Proprio in un incontro di qualche giorno fa avvenuto con la professoressa Maria Grazia Bottaro Palumbo, direttrice del DI.R.E., commentando il primo incontro sulle Minoranze in BiH avvenuto il 23 marzo scorso, abbiamo potuto avere la conferma del gradimento da parte degli studenti di approfondimenti seminariali di questo genere. Molti di loro hanno commentato anche nei giorni successivi e ad altri professori quanto avevano ascoltato durante il seminario sui Balcani.
Siamo consapevoli che in università la tematica che affrontiamo è poco conosciuta. Basti pensare che negli anni della guerra in ex Jugoslavia gli studenti ai quali sono indirizzati i cicli di seminari erano molto giovani, erano bambini. Riscontriamo sempre però molta attenzione. Nello strutturare gli interventi dei vari relatori cerchiamo di dare per scontato il contesto di cui si parla. Quindi partiamo sempre dalle basi per poi addentrarci sempre più nella specificità dell’argomento.
Che tipo di relazioni ci sono con le altre Caritas?
Si cerca di lavorare in rete, non da ultimo con Caritas Italiana e con tutto il network internazionale.
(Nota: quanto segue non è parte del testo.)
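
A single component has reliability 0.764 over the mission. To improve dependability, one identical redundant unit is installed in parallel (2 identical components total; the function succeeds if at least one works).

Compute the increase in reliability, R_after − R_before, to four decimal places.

0.1803

R_before = 0.764
R_after = 1 − (1 − 0.764)^2 = 0.9443
ΔR = 0.9443 − 0.764 = 0.1803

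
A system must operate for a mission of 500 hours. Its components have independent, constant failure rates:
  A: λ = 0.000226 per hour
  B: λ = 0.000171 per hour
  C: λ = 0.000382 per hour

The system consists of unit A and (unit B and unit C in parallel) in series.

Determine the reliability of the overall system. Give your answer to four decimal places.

R(A) = exp(−0.000226 × 500) = 0.893151
R(B) = exp(−0.000171 × 500) = 0.918053
R(C) = exp(−0.000382 × 500) = 0.826133
Parallel (B and C): 1 − (1 − 0.918053)(1 − 0.826133) = 0.985752
Series (A and [0.985752]): 0.893151 × 0.985752 = 0.8804

0.8804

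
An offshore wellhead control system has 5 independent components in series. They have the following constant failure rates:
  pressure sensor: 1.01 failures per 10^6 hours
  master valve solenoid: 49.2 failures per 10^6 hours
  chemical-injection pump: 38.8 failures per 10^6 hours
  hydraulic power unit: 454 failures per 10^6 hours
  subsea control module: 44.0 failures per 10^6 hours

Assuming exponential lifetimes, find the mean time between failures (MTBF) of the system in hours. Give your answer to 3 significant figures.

Series of exponential components: λ_sys = Σ λ_i
λ_sys = 0.00000101 + 0.0000492 + 0.0000388 + 0.000454 + 0.0000440 = 5.8701e-04 /h
MTBF = 1 / λ_sys = 1700 h

1700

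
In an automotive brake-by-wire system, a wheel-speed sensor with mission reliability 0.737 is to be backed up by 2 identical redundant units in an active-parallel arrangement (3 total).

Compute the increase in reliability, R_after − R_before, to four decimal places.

R_before = 0.737
R_after = 1 − (1 − 0.737)^3 = 0.9818
ΔR = 0.9818 − 0.737 = 0.2448

0.2448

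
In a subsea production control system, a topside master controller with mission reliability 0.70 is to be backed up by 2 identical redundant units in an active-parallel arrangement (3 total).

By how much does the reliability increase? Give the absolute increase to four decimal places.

R_before = 0.70
R_after = 1 − (1 − 0.70)^3 = 0.9730
ΔR = 0.9730 − 0.70 = 0.2730

0.2730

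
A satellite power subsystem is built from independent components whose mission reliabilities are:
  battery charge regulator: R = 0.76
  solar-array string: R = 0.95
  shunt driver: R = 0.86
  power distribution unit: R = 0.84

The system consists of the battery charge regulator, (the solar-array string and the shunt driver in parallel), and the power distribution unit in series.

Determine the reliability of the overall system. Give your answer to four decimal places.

Parallel (solar-array string and shunt driver): 1 − (1 − 0.950000)(1 − 0.860000) = 0.993000
Series (battery charge regulator, [0.993000], and power distribution unit): 0.760000 × 0.993000 × 0.840000 = 0.6339

0.6339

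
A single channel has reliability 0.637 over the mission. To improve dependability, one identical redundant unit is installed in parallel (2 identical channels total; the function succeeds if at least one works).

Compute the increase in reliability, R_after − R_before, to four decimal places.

0.2312

R_before = 0.637
R_after = 1 − (1 − 0.637)^2 = 0.8682
ΔR = 0.8682 − 0.637 = 0.2312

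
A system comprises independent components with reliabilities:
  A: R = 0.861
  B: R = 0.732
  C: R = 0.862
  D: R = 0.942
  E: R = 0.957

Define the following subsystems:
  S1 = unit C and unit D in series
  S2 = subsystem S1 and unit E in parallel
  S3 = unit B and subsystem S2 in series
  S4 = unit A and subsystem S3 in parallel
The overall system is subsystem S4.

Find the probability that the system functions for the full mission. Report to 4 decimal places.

0.9619

Series (C and D): 0.862000 × 0.942000 = 0.812004
Parallel ([0.812004] and E): 1 − (1 − 0.812004)(1 − 0.957000) = 0.991916
Series (B and [0.991916]): 0.732000 × 0.991916 = 0.726083
Parallel (A and [0.726083]): 1 − (1 − 0.861000)(1 − 0.726083) = 0.9619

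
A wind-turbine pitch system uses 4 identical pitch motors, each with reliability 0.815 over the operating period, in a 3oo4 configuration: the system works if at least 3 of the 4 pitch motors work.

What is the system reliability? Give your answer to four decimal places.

0.8418

R = Σ_{i=3}^{4} C(4,i) p^i (1−p)^{4−i} with p = 0.815
C(4,3)·0.815^3·0.185^1 = 0.400594
C(4,4)·0.815^4·0.185^0 = 0.441195
Sum = 0.8418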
Per quanto riguarda l’attività nei Balcani, sopratutto per la Serbia, subito dopo i bombardamenti del 1999, è stato creato il cosiddetto "Gruppo di Accompagnamento" composto dalle varie Caritas diocesane che operavano in questo paese. L’obiettivo era quello di condividere il tipo di attività e l’esperienza che si stava portando avanti nei Balcani. Il lavoro in rete è un obiettivo che aiuta nel definire, implementare e coordinare maggiormente il tipo di intervento.
Ci potresti fare una descrizione del volontario "tipo"?
Il volontario "tipo" a dire il vero non esiste. In questi anni molte persone si sono avvicinate alla Caritas diocesana di Genova e all’esperienza dei campi di animazione, tutti seguendo strade diverse. Nell’arruolare i volontari, se possiamo utilizzare questo termine, abbiamo un atteggiamento di apertura completa e quindi spesso i volontari non provengono ad esempio da lunghe esperienze presso la diocesi. Possono essere anche persone che pur essendo lontane da una comunità più praticante sono disposte comunque ad aprirsi ad un’esperienza di conoscenza, andando oltre idee preconcette. Forse è questa la caratteristica che li accomuna: la voglia di conoscere la realtà in cui si va ad operare. Partecipano inoltre anche ad incontri di formazione che organizziamo nei mesi che precedono la partenza. Sono solitamente sei incontri, e quindi si richiede un certo impegno ed assiduità anche prima di partire. La formazione inizia presentando il contesto più generale, storico-culturale, per poi andare ad approfondire il contesto più specifico che il volontario andrà ad incontrare.
Sono molti ormai gli anni di esperienza nei Balcani. Le realtà dove operate sono cambiate molto?
Cambiamenti ve ne sono senz’altro stati. La Serbia – e il sud della Serbia – del 1999 è diversa da quella di oggi. Se invece penso al campo profughi di Sisak ogni anno purtroppo sembra che la situazione si debba andare a risolvere e che chi vi abita ritorni a casa, ma di fatto ancora oggi ci sono 74 persone che continuano a vivere come facevano sette-otto anni fa. Il nostro atteggiamento è quello di cercare di favorire questi cambiamenti. Ad esempio cerchiamo di aiutare queste persone per i documenti. Spesso ottenerli comporta un iter lungo e frustrante, pochi di loro hanno per esempio la cittadinanza croata. Quest’ultima potrebbe invece aiutarli nel trovare una casa e nell’uscire dal campo profughi, anche se sappiamo che una volta usciti i problemi non finiscono, anzi. La nostra intenzione è comunque stare vicino, per quanto possibile, a queste persone e a tutte le altre incontrate e che incontreremo nelle altre aree dei Balcani e fare "un po’ di strada con loro".